Scientific classification
- Kingdom: Animalia
- Phylum: Chordata
- Class: Reptilia
- Order: Squamata
- Suborder: Serpentes
- Family: Viperidae
- Genus: Lachesis
- Species: L. acrochorda
- Binomial name: Lachesis acrochorda (García, 1896)
- Synonyms: Bothrops acrochordus García, 1896; Lachesis acrochorda — Campbell & Lamar, 2004;

= Lachesis acrochorda =

- Genus: Lachesis
- Species: acrochorda
- Authority: (García, 1896)
- Conservation status: LC
- Synonyms: Bothrops acrochordus , García, 1896, Lachesis acrochorda , — Campbell & Lamar, 2004

Species of snake

Lachesis acrochorda, also known commonly as the Chocoan bushmaster, is a species of pit viper in the family Viperidae.

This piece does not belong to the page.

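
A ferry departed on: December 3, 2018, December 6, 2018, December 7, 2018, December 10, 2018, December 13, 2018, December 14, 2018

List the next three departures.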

The species is native to Central America and South America.

==Taxonomy==
L. acrochorda was formerly considered a synonym of Lachesis stenophrys.

==Description==
L. acrochorda has a light brown head and black postocular stripes that can range from 1–2 scales wide. The longest recorded length of a male individual was 2.327 m; for females it was 2.342 m.

==Geographic range==
L. acrochorda is found in Panama, northern and western Colombia (in the Departments of Chocó, Cauca and Antioquia), and northwestern Ecuador.

==Habitat==
The preferred natural habitat of L. acrochorda is lowland forest, premontane wet forest, and montane wet forest, mostly in mature forests, at altitudes from sea level to 1,600 m.

==Behavior==
L. acrochorda is terrestrial and nocturnal.

==Reproduction==
L. acrochorda is oviparous.

==Venom==
The venom of L. acrochorda is extremely dangerous in that a snakebite incident will result in a 90% chance of death. Its venom can cause serious side effects, such as vasodilation and blood anti-coagulation.